The good news is that management ditched FBR as its financial advisor, after they charged exorbitant fees and yielded little results other than bringing in a buyer who could not get financing. Wilshire’s new financial advisor is TM Capital Corp which works for a bargain basement rate of $500,000. Apparently that is a price level at which TM Capital is not prepared to do too a good job. Data in the Stock Ownership Summary (slide 7) of their board presentation is simply copied and pasted from Bloomberg, along with the errors in the Bloomberg data base. Bloomberg attributes the shares held by our fund (PAEDX) to the Georgetowne Funds. Never mind that the Georgetowne Funds shut down last fall. We spoke to the manager when we first noticed their holdings on Bloomberg and he assured us that he had never even heard of Wilshire Enterprises. So we wonder where else in their opinion TM Capital took sloppy shortcuts without checking their information. If we were Wilshire’s management we would ask for a partial refund of the half a million dollar fee due to poor quality work.
The bad news is that public shareholders will become minority owners of a small illiquid company. Currently officers control 900,925 shares of Wilshire directly, representing 11.2% (TM Capital’s opinion ignores COO Kevin Swill’s 127,200 unvested shares as well as some in-the money stock options and shows a smaller percentage of only 8.5%). In addition, the Wilzig estate owns 1,660,792 shares, which we can count as being under the control of management. Therefore, management has control over 2,561,717 shares, or 31.8%. If 4 million shares from outside shareholders are acquired by the company, then management will have absolute control over the company: 63.25%. We see two problems with that:
- Management has avoided so far the payment of a control premium to shareholders by distinguishing between the shares held by management and those held by the estate. If Sherry Wilzig were to obtain formal control over the shares in her father’s estate, how would the remaining public shareholders obtain a control premium? They would not.
- As we pointed out in our book about merger arbitrage, shareholders are largely powerless against creeping takeovers of companies. Sherry Wilzig’s slow takeover of the company reminds us of what was about to happen at infoUSA, now renamed infoGroup (IUSA) when Vinod Gupta was slowly approaching the 50% threshold.

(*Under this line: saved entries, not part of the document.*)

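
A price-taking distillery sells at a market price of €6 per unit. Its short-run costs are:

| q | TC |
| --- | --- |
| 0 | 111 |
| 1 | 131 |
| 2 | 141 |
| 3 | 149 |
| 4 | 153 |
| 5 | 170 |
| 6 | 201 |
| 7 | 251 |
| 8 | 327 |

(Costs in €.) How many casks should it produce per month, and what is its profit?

Tabulate TR − TC: q=0: -111; q=1: -125; q=2: -129; q=3: -131; q=4: -129; q=5: -140; q=6: -165; q=7: -209; q=8: -279.
Profit is highest at q = 0. Equivalently, the lowest AVC in the table is 42/4 ≈ €10.50 at q = 4, and P = €6 falls below it — price never covers variable cost, so the firm shuts down and loses only its fixed cost.

q = 0 (shut down); profit = -€111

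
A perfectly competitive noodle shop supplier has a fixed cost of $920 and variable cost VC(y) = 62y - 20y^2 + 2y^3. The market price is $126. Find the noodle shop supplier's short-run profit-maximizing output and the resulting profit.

Profit = -$152 at y = 8

AVC = 62 - 20y + 2y^2 has its minimum $12 at y = 5; price $126 clears that bar, so the firm operates.
MC = 62 - 40y + 6y^2. Setting P = MC and taking the root on the rising branch gives y* = 8.
TR = 126·8 = 1008. TC = 920 + 240 = 1160. Profit = 1008 − 1160 = -$152.
Shutting down would mean losing the fixed cost of $920, so operating at a loss of $152 is better by $768.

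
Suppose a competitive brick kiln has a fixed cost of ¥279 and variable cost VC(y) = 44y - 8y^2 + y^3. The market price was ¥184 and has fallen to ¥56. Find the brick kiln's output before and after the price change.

AVC = 44 - 8y + y^2, minimized at y = 4 where min AVC = ¥28. MC = 44 - 16y + 3y^2.
At P = ¥184 ≥ min AVC, set P = MC on the rising branch: y = 10.
At P = ¥56 ≥ min AVC, set P = MC: y = 6. The firm stays open but cuts output.

Output falls from 10 to 6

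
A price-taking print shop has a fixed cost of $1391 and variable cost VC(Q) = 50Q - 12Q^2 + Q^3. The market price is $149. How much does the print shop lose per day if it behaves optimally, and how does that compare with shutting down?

AVC = 50 - 12Q + Q^2 has its minimum $14 at Q = 6; price $149 clears that bar, so the firm operates.
With MC = 50 - 24Q + 3Q^2, P = MC on the upward-sloping part at Q* = 11.
TR = 149·11 = 1639. TC = 1391 + 429 = 1820. Profit = 1639 − 1820 = -$181.
That loss of $181 beats the $1391 the firm would lose by shutting down; producing recovers $1210 of fixed cost.

Profit = -$181 at Q = 11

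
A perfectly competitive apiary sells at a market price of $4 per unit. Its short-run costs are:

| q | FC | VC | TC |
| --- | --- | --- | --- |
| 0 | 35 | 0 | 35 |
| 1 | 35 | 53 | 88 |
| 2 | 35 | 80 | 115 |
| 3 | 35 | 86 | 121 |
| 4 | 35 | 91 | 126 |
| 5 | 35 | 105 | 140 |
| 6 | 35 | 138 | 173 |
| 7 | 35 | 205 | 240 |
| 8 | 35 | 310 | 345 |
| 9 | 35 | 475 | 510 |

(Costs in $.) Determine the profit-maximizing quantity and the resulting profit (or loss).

Compute π = P·q − TC at each output: q=0: -35; q=1: -84; q=2: -107; q=3: -109; q=4: -110; q=5: -120; q=6: -149; q=7: -212; q=8: -313; q=9: -474.
Profit is highest at q = 0. Equivalently, the lowest AVC in the table is 105/5 ≈ $21 at q = 5, and P = $4 falls below it — price never covers variable cost, so the firm shuts down and loses only its fixed cost.

q = 0 (shut down); profit = -$35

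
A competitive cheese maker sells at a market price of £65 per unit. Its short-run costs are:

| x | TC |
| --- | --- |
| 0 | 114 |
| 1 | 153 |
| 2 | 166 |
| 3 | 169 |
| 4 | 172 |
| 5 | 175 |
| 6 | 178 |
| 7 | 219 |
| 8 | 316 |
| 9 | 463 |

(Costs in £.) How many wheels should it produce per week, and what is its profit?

Profit at each row (π = 65x − TC): x=0: -114; x=1: -88; x=2: -36; x=3: 26; x=4: 88; x=5: 150; x=6: 212; x=7: 236; x=8: 204; x=9: 122.
Profit is maximized at x = 7. AVC there is 105/7 = £15 ≤ P, so producing beats shutting down (which would give -£114).

x = 7; profit = £236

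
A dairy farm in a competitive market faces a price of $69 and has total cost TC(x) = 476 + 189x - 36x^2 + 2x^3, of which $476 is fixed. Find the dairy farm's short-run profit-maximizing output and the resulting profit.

AVC = 189 - 36x + 2x^2 has its minimum $27 at x = 9; price $69 clears that bar, so the firm operates.
MC = 189 - 72x + 6x^2. Setting P = MC and taking the root on the rising branch gives x* = 10.
TR = 69·10 = 690. TC = 476 + 290 = 766. Profit = 690 − 766 = -$76.
By producing, the firm covers all variable cost plus $400 of fixed cost; shutting down would lose the full $476.

Profit = -$76 at x = 10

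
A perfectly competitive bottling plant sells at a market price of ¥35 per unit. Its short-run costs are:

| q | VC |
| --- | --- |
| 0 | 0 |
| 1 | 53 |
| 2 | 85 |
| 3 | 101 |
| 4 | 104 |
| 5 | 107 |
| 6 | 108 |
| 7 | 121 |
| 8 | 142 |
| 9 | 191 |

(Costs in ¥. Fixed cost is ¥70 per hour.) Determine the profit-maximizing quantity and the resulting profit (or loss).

Profit at each row (π = 35q − TC): q=0: -70; q=1: -88; q=2: -85; q=3: -66; q=4: -34; q=5: -2; q=6: 32; q=7: 54; q=8: 68; q=9: 54.
Profit is maximized at q = 8. AVC there is 142/8 = ¥17.75 ≤ P, so producing beats shutting down (which would give -¥70).

q = 8; profit = ¥68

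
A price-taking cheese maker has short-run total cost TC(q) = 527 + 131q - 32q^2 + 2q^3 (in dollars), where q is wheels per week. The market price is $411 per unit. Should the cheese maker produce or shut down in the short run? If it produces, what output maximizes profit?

Produce at q = 14

Variable cost is VC = 131q - 32q^2 + 2q^3, so AVC = VC/q = 131 - 32q + 2q^2 and MC = dTC/dq = 131 - 64q + 6q^2.
AVC hits its minimum where MC = AVC, at q = 8, giving min AVC = 131 - 32·8 + 2·8^2 = $3.
P = $411 exceeds min AVC = $3, so the firm stays open.
Solving P = MC: -280 - 64q + 6q^2 = 0 ⇒ q = -10/3 or 14. On the upward-sloping branch, q* = 14.
Check: AVC at q = 14 is $75 ≤ P, so revenue covers variable cost.
Profit = P·q − TC = 411·14 − 1577 = $4177.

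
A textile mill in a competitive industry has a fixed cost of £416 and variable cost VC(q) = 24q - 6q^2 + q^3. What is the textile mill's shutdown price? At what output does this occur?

£15 per unit, at q = 3

Short-run supply begins at min AVC. From VC = 24q - 6q^2 + q^3, AVC = 24 - 6q + q^2.
At the minimum of AVC, MC = AVC. MC = 24 - 12q + 3q^2; setting MC = AVC gives 2q^2 - 6q = 0, so q = 3. min AVC = 15.
For P < £15 the firm produces nothing.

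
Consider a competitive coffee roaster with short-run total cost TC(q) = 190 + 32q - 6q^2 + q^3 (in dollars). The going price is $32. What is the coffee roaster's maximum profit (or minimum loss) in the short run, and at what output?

AVC = 32 - 6q + q^2 has its minimum $23 at q = 3; price $32 clears that bar, so the firm operates.
MC = 32 - 12q + 3q^2. Setting P = MC and taking the root on the rising branch gives q* = 4.
TR = 32·4 = 128. TC = 190 + 96 = 286. Profit = 128 − 286 = -$158.
Shutting down would mean losing the fixed cost of $190, so operating at a loss of $158 is better by $32.

Profit = -$158 at q = 4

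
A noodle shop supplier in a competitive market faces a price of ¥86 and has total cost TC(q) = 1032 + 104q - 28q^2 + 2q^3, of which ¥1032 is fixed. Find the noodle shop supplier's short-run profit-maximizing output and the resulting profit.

AVC = 104 - 28q + 2q^2; min AVC = ¥6 at q = 7. Since P = ¥86 ≥ min AVC, the firm produces.
MC = 104 - 56q + 6q^2. Setting P = MC and taking the root on the rising branch gives q* = 9.
TR = 86·9 = 774. TC = 1032 + 126 = 1158. Profit = 774 − 1158 = -¥384.
That loss of ¥384 beats the ¥1032 the firm would lose by shutting down; producing recovers ¥648 of fixed cost.

Profit = -¥384 at q = 9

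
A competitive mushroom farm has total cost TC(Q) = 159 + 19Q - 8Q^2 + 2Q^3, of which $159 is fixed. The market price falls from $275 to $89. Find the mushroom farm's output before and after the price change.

AVC = 19 - 8Q + 2Q^2, minimized at Q = 2 where min AVC = $11. MC = 19 - 16Q + 6Q^2.
At P = $275 ≥ min AVC, set P = MC on the rising branch: Q = 8.
At P = $89 ≥ min AVC, set P = MC: Q = 5. The firm stays open but cuts output.

Output falls from 8 to 5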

Shareholders will be in a tough spot once management exercises absolute control. If all shareholders tender, the proration factor will be about 73%. Not all shareholders will tender, so that the tendering shareholders should expect to be left holding about one quarter of their current holdings. We expect that the shares will descend back to penny levels once the tender offer is completed. At some point in the next year or two, management will take the company private through another tender offer, which will cost them less than a dollar per share. Sherry Wilzig was willing earlier in the year to acquire shares for $1.10 from distressed sellers in private transactions, so we would expect that this will be a level at which a going private deal could be consummated. If proration of the current offer is taken into account, the average payout for shareholders in a $1.10 squeeze-out will be $1.76, roughly current cash on hand and no value for the going concern.
Disclosure: Thomas Kirchner manages the Pennsylvania Avenue Event-Driven Fund (PAEDX), which owns shares of Wilshire Enterprises. He is the author of the book Merger Arbitrage: How to Profit from Event-Driven Arbitrage (Wiley Finance, 2009).